From the blog of writer Jurgen Wolff (http://timetowrite.blogs.com/weblog/2009/12/the-strange-habits-of-three-successful-writers.html)we learn:
"Dan Brown works seven days a week, starting at 4am. He uses an hourglass as a timer and every hour gets up and does some push-ups, sit-ups, and stretches. He wrote the outline for the DaVinci Code in a laundry room, sitting on a lawn chair and using an ironing board as a desk (I think it’s pretty safe to say he doesn’t see the inside of many laundry rooms anymore.)
"Val McDermid starts at 10am but works into the night. She wrote a draft of her latest book in only two months. She told The Writer magazine that working this way is “…not something any sensible person should do. But this is the way it’s happening now.” She also doesn’t like anybody to see works in progress. When she’s happy with a manuscript it goes directly to her agent and editor.
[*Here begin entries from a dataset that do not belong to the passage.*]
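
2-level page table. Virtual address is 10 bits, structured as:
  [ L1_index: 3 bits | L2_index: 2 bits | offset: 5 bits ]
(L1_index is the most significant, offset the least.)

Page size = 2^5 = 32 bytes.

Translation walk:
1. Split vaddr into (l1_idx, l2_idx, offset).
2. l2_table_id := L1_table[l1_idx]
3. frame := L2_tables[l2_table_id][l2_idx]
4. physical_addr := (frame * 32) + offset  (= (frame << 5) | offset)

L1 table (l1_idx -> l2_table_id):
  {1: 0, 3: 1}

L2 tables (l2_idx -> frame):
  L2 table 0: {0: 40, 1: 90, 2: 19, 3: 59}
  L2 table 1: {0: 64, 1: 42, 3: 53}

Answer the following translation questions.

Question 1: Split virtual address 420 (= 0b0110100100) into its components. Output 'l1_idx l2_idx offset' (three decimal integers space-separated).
Answer: 3 1 4

Derivation:
vaddr = 420 = 0b0110100100
  top 3 bits -> l1_idx = 3
  next 2 bits -> l2_idx = 1
  bottom 5 bits -> offset = 4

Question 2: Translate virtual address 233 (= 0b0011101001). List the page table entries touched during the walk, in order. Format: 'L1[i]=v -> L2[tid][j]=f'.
vaddr = 233 = 0b0011101001
Split: l1_idx=1, l2_idx=3, offset=9

Answer: L1[1]=0 -> L2[0][3]=59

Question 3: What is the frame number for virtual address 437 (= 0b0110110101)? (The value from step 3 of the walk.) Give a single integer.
vaddr = 437: l1_idx=3, l2_idx=1
L1[3] = 1; L2[1][1] = 42

Answer: 42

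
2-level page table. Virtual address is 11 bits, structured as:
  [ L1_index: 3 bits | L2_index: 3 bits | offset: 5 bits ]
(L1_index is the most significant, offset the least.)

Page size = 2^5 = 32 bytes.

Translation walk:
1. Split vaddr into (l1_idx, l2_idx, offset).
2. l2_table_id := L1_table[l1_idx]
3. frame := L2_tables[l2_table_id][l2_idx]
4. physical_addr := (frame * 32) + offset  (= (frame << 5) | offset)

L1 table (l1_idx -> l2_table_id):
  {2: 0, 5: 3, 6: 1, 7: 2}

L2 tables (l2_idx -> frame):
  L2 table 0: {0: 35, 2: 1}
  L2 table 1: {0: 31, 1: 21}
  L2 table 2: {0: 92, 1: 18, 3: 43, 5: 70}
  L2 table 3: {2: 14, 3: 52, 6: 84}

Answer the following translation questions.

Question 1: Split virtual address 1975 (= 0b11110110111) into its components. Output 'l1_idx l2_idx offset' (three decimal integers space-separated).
Answer: 7 5 23

Derivation:
vaddr = 1975 = 0b11110110111
  top 3 bits -> l1_idx = 7
  next 3 bits -> l2_idx = 5
  bottom 5 bits -> offset = 23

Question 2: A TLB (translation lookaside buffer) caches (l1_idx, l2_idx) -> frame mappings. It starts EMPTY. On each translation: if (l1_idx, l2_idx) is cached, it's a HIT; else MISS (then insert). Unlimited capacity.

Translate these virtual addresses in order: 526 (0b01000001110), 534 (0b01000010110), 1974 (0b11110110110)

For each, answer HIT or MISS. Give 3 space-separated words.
Answer: MISS HIT MISS

Derivation:
vaddr=526: (2,0) not in TLB -> MISS, insert
vaddr=534: (2,0) in TLB -> HIT
vaddr=1974: (7,5) not in TLB -> MISS, insert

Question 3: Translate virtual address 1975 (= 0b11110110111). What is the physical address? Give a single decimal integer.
vaddr = 1975 = 0b11110110111
Split: l1_idx=7, l2_idx=5, offset=23
L1[7] = 2
L2[2][5] = 70
paddr = 70 * 32 + 23 = 2263

Answer: 2263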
"Margaret Atwood writes longhand to create a tree of characters and notes their birthdays and then uses those to cast their horoscopes. “You wouldn’t want your character to have the wrong horoscope any more than you would want them to have the wrong name,” she told the New York Times, possibly with tongue in cheek."
And finally this, from the blog Write to Done (http://writetodone.com/2008/09/04/learn-from-the-greats-7-writing-habits-of-amazing-writers/):
"Truman Capote. The author of “Breakfast at Tiffany’s” and “In Cold Blood” claimed to be a “completely horizontal author.” He said he had to write lying down, in bed or on a couch, with a cigarette and coffee. The coffee would switch to tea, then sherry, then martinis, as the day wore on. He wrote his first and second drafts in longhand, in pencil. And even his third draft, done on a typewriter, would be done in bed — with the typewriter balanced on his knees.
"Philip Roth. One of the greatest living American writers, Roth works standing up, pacing around as he thinks. He claimed to walk half a mile for every page he writes. He separates his work life from personal life, and doesn’t write where he lives — he has a studio built away from his house. He works at a lectern that doesn’t face the view of his studio window, to avoid distraction.
"James Joyce. In the pantheon of great writers of the last century, Joyce looms large. And while more prolific writers set themselves a word or page limit, Joyce prided himself in taking his time with each sentence. A famous story has a friend asking Joyce in the street if he’d had a good day writing. Yes, Joyce replied happily. How much had he written? Three sentences, Joyce told him."
All of which goes to show you don't have to be weird to be a writer, but it probably helps.